Can Men Discuss Sexism?
“If a male is intrinsically incapable of contributing valid criticism of a feminist critique, then what is the point of a male trying to understand the critique at all?” ~ Paul Crider, in a measured response to the Sady Doyle post I tried to give a measured response to the other day.
This whole thing has been bothering me way too much, and so I should probably just listen to words of wisdom, pack up my things, and go home – but I just can’t. I’m a damn fool probably. I really want to engage people who hold views different from my own, to see why we disagree on something when we probably shouldn’t, or even when we probably should. I mean, yeah I’m a white male so there’s plenty I don’t understand about violence toward women. It’s not like I can just pick up a book and understand like magic how women perceive the portrayal of women in fantasy or any other literature. You know nothing Jon Snow. I get this. I’m going to have a limited perspective. The point is to get men to think about these things, though, so that they can be more sensitive to things like sexual violence, sexism, objectification of women, etc.
And I do think about it, quite a lot actually. I think fantasy used to be a genre largely dominated by flat characters – but the most two-dimensional, unrealistic characters were almost always the women. Modern fantasy has stepped past that. Both Martin – and to an even more extreme level, R Scott Bakker – have actually tried to tackle sexism in the worlds they create. These are feudal societies, patriarchal cultures. In Bakker’s books especially, women are truly second-class citizens. His female characters are camp-followers, whores, illiterate. There’s lots of rape, and it’s always an act of violent domination and terror, and male possession of women. It’s hard to read. Truly ugly stuff. Reading Bakker I kept realizing how good it was that we lived in a day and age where women were at least treated better than that.
Bakker and Martin, I believe, are critiquing patriarchy and sexism and rape, not glorifying it, in ways that fantasy authors have basically dropped the ball on for a long time. They’re both men, too, so they open themselves to these critiques.

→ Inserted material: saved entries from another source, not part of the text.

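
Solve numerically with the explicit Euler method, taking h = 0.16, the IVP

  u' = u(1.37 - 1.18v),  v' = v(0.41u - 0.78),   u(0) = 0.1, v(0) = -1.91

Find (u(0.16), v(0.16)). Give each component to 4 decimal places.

Euler on (u,v): u_{n+1} = u_n + h·u', v_{n+1} = v_n + h·v'.
0.000000: (0.100000, -1.910000); f=(0.362380, 1.411490) → (0.157981, -1.684162)
(u(0.16), v(0.16)) ≈ (0.1580, -1.6842)

0.1580, -1.6842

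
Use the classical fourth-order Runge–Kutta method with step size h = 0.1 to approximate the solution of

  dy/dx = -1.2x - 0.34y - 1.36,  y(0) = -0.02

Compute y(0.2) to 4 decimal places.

-0.3051

RK4: k1 = f(x_n, y_n); k2 = f(x_n + h/2, y_n + (h/2)·k1); k3 = f(x_n + h/2, y_n + (h/2)·k2); k4 = f(x_n + h, y_n + h·k3); y_{n+1} = y_n + (h/6)·(k1 + 2k2 + 2k3 + k4).
x=0.000000, y=-0.020000:
  k1 = f(0.000000, -0.020000) = -1.353200
  k2 = f(0.050000, -0.087660) = -1.390196
  k3 = f(0.050000, -0.089510) = -1.389567
  k4 = f(0.100000, -0.158957) = -1.425955
  y ← -0.020000 + (0.1/6)·(k1 + 2k2 + 2k3 + k4) = -0.158978
x=0.100000, y=-0.158978:
  k1 = f(0.100000, -0.158978) = -1.425947
  k2 = f(0.150000, -0.230275) = -1.461706
  k3 = f(0.150000, -0.232063) = -1.461098
  k4 = f(0.200000, -0.305088) = -1.496270
  y ← -0.158978 + (0.1/6)·(k1 + 2k2 + 2k3 + k4) = -0.305108
y(0.2) ≈ -0.3051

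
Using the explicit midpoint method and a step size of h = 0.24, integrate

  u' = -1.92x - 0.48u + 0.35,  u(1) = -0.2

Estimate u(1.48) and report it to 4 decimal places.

Midpoint: k1 = f(x_n, u_n); k2 = f(x_n + h/2, u_n + (h/2)·k1); u_{n+1} = u_n + h·k2.
x=1.000000, u=-0.200000:
  k1 = f(1.000000, -0.200000) = -1.474000
  k2 = f(1.120000, -0.376880) = -1.619498
  u ← -0.200000 + 0.24·(-1.619498) = -0.588679
x=1.240000, u=-0.588679:
  k1 = f(1.240000, -0.588679) = -1.748234
  k2 = f(1.360000, -0.798467) = -1.877936
  u ← -0.588679 + 0.24·(-1.877936) = -1.039384
u(1.48) ≈ -1.0394

-1.0394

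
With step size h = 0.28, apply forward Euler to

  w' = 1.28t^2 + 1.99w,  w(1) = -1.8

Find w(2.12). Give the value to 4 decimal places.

-5.2352

Euler: w_{n+1} = w_n + h·f(t_n, w_n).
t=1.000000, w=-1.800000: f=-2.302000 → w ← -1.800000 + 0.28·(-2.302000) = -2.444560
t=1.280000, w=-2.444560: f=-2.767522 → w ← -2.444560 + 0.28·(-2.767522) = -3.219466
t=1.560000, w=-3.219466: f=-3.291730 → w ← -3.219466 + 0.28·(-3.291730) = -4.141151
t=1.840000, w=-4.141151: f=-3.907322 → w ← -4.141151 + 0.28·(-3.907322) = -5.235201
w(2.12) ≈ -5.2352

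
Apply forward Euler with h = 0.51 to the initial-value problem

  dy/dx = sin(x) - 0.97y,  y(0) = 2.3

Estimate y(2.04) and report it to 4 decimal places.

Euler: y_{n+1} = y_n + h·f(x_n, y_n).
x=0.000000, y=2.300000: f=-2.231000 → y ← 2.300000 + 0.51·(-2.231000) = 1.162190
x=0.510000, y=1.162190: f=-0.639147 → y ← 1.162190 + 0.51·(-0.639147) = 0.836225
x=1.020000, y=0.836225: f=0.040970 → y ← 0.836225 + 0.51·0.040970 = 0.857120
x=1.530000, y=0.857120: f=0.167762 → y ← 0.857120 + 0.51·0.167762 = 0.942678
y(2.04) ≈ 0.9427

0.9427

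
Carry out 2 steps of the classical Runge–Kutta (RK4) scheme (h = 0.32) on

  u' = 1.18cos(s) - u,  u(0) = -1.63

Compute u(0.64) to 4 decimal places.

RK4: k1 = f(s_n, u_n); k2 = f(s_n + h/2, u_n + (h/2)·k1); k3 = f(s_n + h/2, u_n + (h/2)·k2); k4 = f(s_n + h, u_n + h·k3); u_{n+1} = u_n + (h/6)·(k1 + 2k2 + 2k3 + k4).
s=0.000000, u=-1.630000:
  k1 = f(0.000000, -1.630000) = 2.810000
  k2 = f(0.160000, -1.180400) = 2.345328
  k3 = f(0.160000, -1.254747) = 2.419676
  k4 = f(0.320000, -0.855704) = 1.975802
  u ← -1.630000 + (0.32/6)·(k1 + 2k2 + 2k3 + k4) = -0.866490
s=0.320000, u=-0.866490:
  k1 = f(0.320000, -0.866490) = 1.986588
  k2 = f(0.480000, -0.548636) = 1.595290
  k3 = f(0.480000, -0.611244) = 1.657898
  k4 = f(0.640000, -0.335963) = 1.282436
  u ← -0.866490 + (0.32/6)·(k1 + 2k2 + 2k3 + k4) = -0.345136
u(0.64) ≈ -0.3451

-0.3451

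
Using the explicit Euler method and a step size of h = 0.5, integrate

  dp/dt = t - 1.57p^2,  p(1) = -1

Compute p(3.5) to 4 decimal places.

Euler: p_{n+1} = p_n + h·f(t_n, p_n).
t=1.000000, p=-1.000000: f=-0.570000 → p ← -1.000000 + 0.5·(-0.570000) = -1.285000
t=1.500000, p=-1.285000: f=-1.092423 → p ← -1.285000 + 0.5·(-1.092423) = -1.831212
t=2.000000, p=-1.831212: f=-3.264738 → p ← -1.831212 + 0.5·(-3.264738) = -3.463580
t=2.500000, p=-3.463580: f=-16.334331 → p ← -3.463580 + 0.5·(-16.334331) = -11.630746
t=3.000000, p=-11.630746: f=-209.380573 → p ← -11.630746 + 0.5·(-209.380573) = -116.321032
p(3.5) ≈ -116.3210

-116.3210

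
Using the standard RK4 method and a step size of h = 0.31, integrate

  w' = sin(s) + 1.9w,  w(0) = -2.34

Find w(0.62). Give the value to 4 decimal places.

-7.3066

RK4: k1 = f(s_n, w_n); k2 = f(s_n + h/2, w_n + (h/2)·k1); k3 = f(s_n + h/2, w_n + (h/2)·k2); k4 = f(s_n + h, w_n + h·k3); w_{n+1} = w_n + (h/6)·(k1 + 2k2 + 2k3 + k4).
s=0.000000, w=-2.340000:
  k1 = f(0.000000, -2.340000) = -4.446000
  k2 = f(0.155000, -3.029130) = -5.600967
  k3 = f(0.155000, -3.208150) = -5.941105
  k4 = f(0.310000, -4.181742) = -7.640252
  w ← -2.340000 + (0.31/6)·(k1 + 2k2 + 2k3 + k4) = -4.157137
s=0.310000, w=-4.157137:
  k1 = f(0.310000, -4.157137) = -7.593502
  k2 = f(0.465000, -5.334130) = -9.686424
  k3 = f(0.465000, -5.658533) = -10.302790
  k4 = f(0.620000, -7.351002) = -13.385868
  w ← -4.157137 + (0.31/6)·(k1 + 2k2 + 2k3 + k4) = -7.306623
w(0.62) ≈ -7.3066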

Anyways, my larger point is that when you immediately begin outlining who can and cannot have a voice in the conversation in the first place, it becomes very difficult to reach agreement or even amicable disagreement. It’s unhealthy, I think, for the future of women’s rights and feminism to say that only women have a valid opinion and that nothing even sympathetic men have to offer up short of bland mimicry is worth a damn.
Here’s Sady in her comment thread:
@Trolls, people explaining why George R.R. Martin isn’t sexist. Your names, thus far, have been:
John G. [deleted for rudeness]
E.D., who runs a blog on “Gentlemen” [deleted for blog spam]
Jake [deleted for starting off with “Sady=cunt”]
I’m noticing a theme here, but what can I say? I am but a young girl who knows little of blog war. And tends to think women are in a better position to explain What Is Sexist than men are.
Look I don’t run a blog on “Gentlemen” first of all, that’s just the catchy title. And I get more traffic than Sady (typically), so I’m not trolling for links or looking to steal away readers. I’m looking to start a conversation. Hey, maybe Sady’s right and she knows what’s sexist because she’s the gatekeeper of the discourse or something, but I’m not sure. I find this pretty unsatisfying. I mean, if you can’t see how Tyrion himself was sexually assaulted by being forced by his father – his father! – to rape his wife, then you obviously have some blindspots of your own. Sexism has always been worse for women – I think Martin’s work illustrates this quite clearly – but it cuts both ways. Deciding that nobody but feminist bloggers have any right to talk about what is or isn’t sexist is silly. It’s like me deciding that nobody but True Fantasy fans can discuss what fantasy is (though yeah, the stakes are lower, I get that).
In any case. This is hopefully all I have to say about that. I realize that my first attempt to write a thousand words or so in response to Sady’s post was just me “trolling” since the mere act of disagreeing about What Is Sexist now constitutes trolling. So I’ll go gently into this good night. Sometimes, though, you have to get it off your chest before it becomes a monkey on your back.